Rule: all UI fallbacks should use "Unknown GPU". The two outliers are benchmark_report.go:93 ("Unknown") and sat.go:922 ("unknown").


GPU Selection UI

File: audit/internal/webui/pages.go

  • Source: GET /api/gpusapi.goListNvidiaGPUs() → live nvidia-smi
  • Render: 'GPU ' + gpu.index + ' — ' + gpu.name + ' · ' + mem
  • Fallback: gpu.name || 'GPU ' + idx (JS, line ~1432)
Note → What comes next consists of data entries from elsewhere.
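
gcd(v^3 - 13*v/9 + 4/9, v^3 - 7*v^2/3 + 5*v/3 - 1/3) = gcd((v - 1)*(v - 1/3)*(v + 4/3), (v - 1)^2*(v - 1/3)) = v^2 - 4*v/3 + 1/3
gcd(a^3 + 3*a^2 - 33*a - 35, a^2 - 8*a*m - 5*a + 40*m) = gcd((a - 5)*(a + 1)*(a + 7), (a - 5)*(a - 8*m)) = a - 5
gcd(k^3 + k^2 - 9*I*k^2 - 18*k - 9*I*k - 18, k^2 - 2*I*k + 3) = k - 3*I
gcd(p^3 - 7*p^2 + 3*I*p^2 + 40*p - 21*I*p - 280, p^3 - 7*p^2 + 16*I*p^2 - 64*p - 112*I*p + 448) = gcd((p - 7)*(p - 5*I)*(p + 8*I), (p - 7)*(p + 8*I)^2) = p^2 + p*(-7 + 8*I) - 56*I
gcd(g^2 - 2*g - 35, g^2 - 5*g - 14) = g - 7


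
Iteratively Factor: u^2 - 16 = (u + 4)*(u - 4)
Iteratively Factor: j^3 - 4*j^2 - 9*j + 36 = (j - 3)*(j^2 - j - 12) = (j - 3)*(j + 3)*(j - 4)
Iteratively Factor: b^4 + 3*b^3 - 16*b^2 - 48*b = (b - 4)*(b^3 + 7*b^2 + 12*b) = (b - 4)*(b + 3)*(b^2 + 4*b) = (b - 4)*(b + 3)*(b + 4)*(b)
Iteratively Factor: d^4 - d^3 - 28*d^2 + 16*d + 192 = (d - 4)*(d^3 + 3*d^2 - 16*d - 48) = (d - 4)*(d + 4)*(d^2 - d - 12) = (d - 4)*(d + 3)*(d + 4)*(d - 4)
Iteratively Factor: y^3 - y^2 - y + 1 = (y - 1)*(y^2 - 1) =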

This always shows the correct model because it queries nvidia-smi live. It is not connected to benchmark result data.


Data Flow Summary

nvidia-smi (live)
  └─ ListNvidiaGPUs() → NvidiaGPU.Name
       ├─ GPU selection UI (always correct)
       ├─ Live metrics labels (charts_svg.go)
       └─ SAT/burn status file (sat.go)

nvidia-smi (at benchmark start)
  └─ queryBenchmarkGPUInfo() → benchmarkGPUInfo.Name
       └─ BenchmarkGPUResult.Name (json:"name,omitempty")
            ├─ Benchmark report
            └─ Benchmark history table columns

nvidia-smi / lspci (audit collection)
  └─ HardwarePCIeDevice.Model (NVIDIA: NOT populated; AMD: populated)
       └─ Hardware summary page hwDescribeGPU()

Fixed Issues

All previously open items are resolved:

  1. NVIDIA PCIe ModelenrichPCIeWithNVIDIAData() sets dev.Model = &v (nvidia.go:78).
  2. Fallback consistencysat.go and benchmark_report.go both use "Unknown GPU".
  3. tops_per_sm_per_ghz — computed in benchmark.go and stored in BenchmarkGPUScore.TOPSPerSMPerGHz.
  4. MultiprocessorCount, PowerLimitW, DefaultPowerLimitW — present in benchmark_types.go.
  5. Old benchmark JSONs — no fix possible for already-saved results with missing names (display-only issue).